Former Labour minister Kim Howells tells younger Blairite ministers such as David Miliband who have had a ‘leg-up’ to start helping Gordon Brown
Kim Howells, the outspoken former Labour culture minister, has launched a scathing attack on the younger Blairite ministers such as David Miliband who have been stirring up trouble for Gordon Brown through ill-advised media interviews, referring to them as beneficiaries of "the Assisted Places Scheme for Cabinet members".
Howells, 62, a former student firebrand who boasts of being one of the first protestors to breach police lines at the infamous anti-Vietnam war demonstration on Grosvenor Square in 1968, suggests that Miliband et al "should consider seriously the advantages of putting a sock in it for the next 11 months".
In a letter to the Times published today, Howells continues: "I know how difficult it must be for these youngish adults who have done little in their lives but walk the moderately risky tightrope strung between university Labour clubs and Cabinet positions. I am vaguely aware of some of the pressures contemporary life places on them: the sheer toil of blogging, twittering, trying to balance the competing attractions of exuding gravitas and fashion chic at the same time as running government departments."
But, concludes Howells, with a general election less than a year away, it's "time to stop gazing lovingly into the political mirror and get on with making the most of the leg-up they've received over the past decade. Use it to help the Prime Minister make the world a better place."
The attack has delighted Tony Blair's former spin doctor and Labour loyalist Alastair Campbell, who picked out the letter on his blog this morning. "He probably shouldn't have written it, as whilst intended to call for an end to division, it rather opens a new divide," writes the former No 10 spin doctor, "but it is funny, even if he takes a pop at blogging and tweeting. People say there are not enough characters in politics. Kim Howells is a character."

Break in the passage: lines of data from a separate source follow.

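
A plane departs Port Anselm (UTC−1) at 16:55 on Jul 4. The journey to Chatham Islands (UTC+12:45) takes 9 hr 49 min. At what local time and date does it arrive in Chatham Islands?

16:29 on July 5

Convert departure to UTC: 16:55 + 1:00 = 17:55 UTC on Jul 4.
Add 9 hours 49 minutes travel time → 03:44 UTC (Jul 5).
Chatham Islands is UTC+12:45, so local arrival = 03:44 + 12:45 = 16:29 on Jul 5.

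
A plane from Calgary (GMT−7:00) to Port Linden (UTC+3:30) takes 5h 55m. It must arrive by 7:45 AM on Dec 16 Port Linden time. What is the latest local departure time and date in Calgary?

Target arrival in UTC: 7:45 AM − 3:30 = 4:15 AM on Dec 16.
Subtract 5 hours and 55 minutes → departure 10:20 PM UTC on Dec 15.
Calgary is UTC−7:00: 10:20 PM − 7:00 = 3:20 PM on Dec 15.

3:20 PM on December 15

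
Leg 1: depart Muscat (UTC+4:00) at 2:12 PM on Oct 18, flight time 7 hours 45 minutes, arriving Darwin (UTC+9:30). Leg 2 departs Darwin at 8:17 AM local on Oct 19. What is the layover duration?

4 hours 50 minutes

Convert departure to UTC: 2:12 PM − 4:00 = 10:12 AM UTC on Oct 18.
Add 7 hours 45 minutes flight time → 5:57 PM UTC.
Darwin is UTC+9:30, so local arrival = 5:57 PM + 9:30 = 3:27 AM on Oct 19.
Layover = 8:17 AM − 3:27 AM = 4 hours 50 minutes.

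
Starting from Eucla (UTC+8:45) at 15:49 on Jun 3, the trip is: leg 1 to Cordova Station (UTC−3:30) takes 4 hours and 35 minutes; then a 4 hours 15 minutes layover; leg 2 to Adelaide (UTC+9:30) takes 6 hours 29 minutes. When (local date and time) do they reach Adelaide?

Convert departure to UTC: 15:49 − 8:45 = 07:04 UTC on Jun 3.
Add 4 hours and 35 minutes leg 1 → 11:39 UTC.
Add 4 hours 15 minutes layover in Cordova Station → 15:54 UTC.
Add 6 hours and 29 minutes leg 2 → 22:23 UTC.
Adelaide is UTC+9:30, so local arrival = 22:23 + 9:30 = 07:53 on Jun 4.

07:53 on Jun 4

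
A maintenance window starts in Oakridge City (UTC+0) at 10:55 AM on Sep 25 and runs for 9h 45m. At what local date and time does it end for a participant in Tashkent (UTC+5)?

Tashkent is 5:00 ahead of Oakridge City.
After 9 hours and 45 minutes it is 8:40 PM in Oakridge City.
Shift by the zone difference: 8:40 PM + 5:00 = 1:40 AM on Sep 26 in Tashkent.

1:40 AM on September 26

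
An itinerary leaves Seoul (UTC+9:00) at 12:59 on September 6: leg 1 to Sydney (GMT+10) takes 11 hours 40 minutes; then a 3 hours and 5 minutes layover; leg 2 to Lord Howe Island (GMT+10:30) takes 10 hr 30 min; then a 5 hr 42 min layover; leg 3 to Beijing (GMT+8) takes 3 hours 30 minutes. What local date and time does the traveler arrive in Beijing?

Convert departure to UTC: 12:59 − 9:00 = 03:59 UTC on Sep 6.
Add 11 hours 40 minutes leg 1 → 15:39 UTC.
Add 3 hours and 5 minutes layover in Sydney → 18:44 UTC.
Add 10 hours 30 minutes leg 2 → 05:14 UTC (Sep 7).
Add 5 hours and 42 minutes layover in Lord Howe Island → 10:56 UTC.
Add 3 hours and 30 minutes leg 3 → 14:26 UTC.
Beijing is UTC+8:00, so local arrival = 14:26 + 8:00 = 22:26 on Sep 7.

22:26 on September 7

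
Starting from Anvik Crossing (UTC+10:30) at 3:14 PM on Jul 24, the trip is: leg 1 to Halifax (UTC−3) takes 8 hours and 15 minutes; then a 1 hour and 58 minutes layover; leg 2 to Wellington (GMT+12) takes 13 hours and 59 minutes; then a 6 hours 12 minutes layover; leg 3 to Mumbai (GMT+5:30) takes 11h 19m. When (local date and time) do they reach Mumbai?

3:57 AM on July 26

Convert departure to UTC: 3:14 PM − 10:30 = 4:44 AM UTC on Jul 24.
Add 8 hours and 15 minutes leg 1 → 12:59 PM UTC.
Add 1 hour 58 minutes layover in Halifax → 2:57 PM UTC.
Add 13 hours 59 minutes leg 2 → 4:56 AM UTC (Jul 25).
Add 6 hours 12 minutes layover in Wellington → 11:08 AM UTC.
Add 11 hours 19 minutes leg 3 → 10:27 PM UTC.
Mumbai is UTC+5:30, so local arrival = 10:27 PM + 5:30 = 3:57 AM on Jul 26.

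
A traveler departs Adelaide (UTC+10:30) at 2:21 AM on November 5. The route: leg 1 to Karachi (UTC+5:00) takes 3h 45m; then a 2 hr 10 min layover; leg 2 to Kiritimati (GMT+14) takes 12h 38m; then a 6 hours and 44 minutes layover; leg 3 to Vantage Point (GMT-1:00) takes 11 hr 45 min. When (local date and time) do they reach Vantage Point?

Convert departure to UTC: 2:21 AM − 10:30 = 3:51 PM UTC on Nov 4.
Add 3 hours 45 minutes leg 1 → 7:36 PM UTC.
Add 2 hours 10 minutes layover in Karachi → 9:46 PM UTC.
Add 12 hours 38 minutes leg 2 → 10:24 AM UTC (Nov 5).
Add 6 hours 44 minutes layover in Kiritimati → 5:08 PM UTC.
Add 11 hours 45 minutes leg 3 → 4:53 AM UTC (Nov 6).
Vantage Point is UTC−1:00, so local arrival = 4:53 AM − 1:00 = 3:53 AM on Nov 6.

3:53 AM on November 6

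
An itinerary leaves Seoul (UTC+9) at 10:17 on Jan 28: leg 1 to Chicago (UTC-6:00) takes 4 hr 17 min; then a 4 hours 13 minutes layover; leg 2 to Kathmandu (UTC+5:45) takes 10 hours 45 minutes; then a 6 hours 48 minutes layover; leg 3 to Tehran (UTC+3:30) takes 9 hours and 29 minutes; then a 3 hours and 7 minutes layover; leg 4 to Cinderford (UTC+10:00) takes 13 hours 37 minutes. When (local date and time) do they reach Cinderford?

Convert departure to UTC: 10:17 − 9:00 = 01:17 UTC on Jan 28.
Add 4 hours and 17 minutes leg 1 → 05:34 UTC.
Add 4 hours and 13 minutes layover in Chicago → 09:47 UTC.
Add 10 hours 45 minutes leg 2 → 20:32 UTC.
Add 6 hours and 48 minutes layover in Kathmandu → 03:20 UTC (Jan 29).
Add 9 hours and 29 minutes leg 3 → 12:49 UTC.
Add 3 hours 7 minutes layover in Tehran → 15:56 UTC.
Add 13 hours 37 minutes leg 4 → 05:33 UTC (Jan 30).
Cinderford is UTC+10:00, so local arrival = 05:33 + 10:00 = 15:33 on Jan 30.

15:33 on January 30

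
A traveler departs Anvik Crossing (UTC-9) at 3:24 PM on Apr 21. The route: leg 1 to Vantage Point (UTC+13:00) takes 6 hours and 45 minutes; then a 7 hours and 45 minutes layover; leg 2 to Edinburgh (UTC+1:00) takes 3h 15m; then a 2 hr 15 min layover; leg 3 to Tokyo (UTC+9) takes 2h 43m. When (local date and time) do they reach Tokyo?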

Howells has some form when it comes to plain speaking. As culture minister, he slammed the Turner Prize shortlist in 2002, saying: "If this is the best British artists can produce then British art
is lost. It is cold, mechanical, conceptual bullshit". He also criticised folk music by saying that "the idea of listening to three Somerset folk singers sounds like hell", and called gangsta
rappers "macho idiots" for "glorifying gun culture and violence".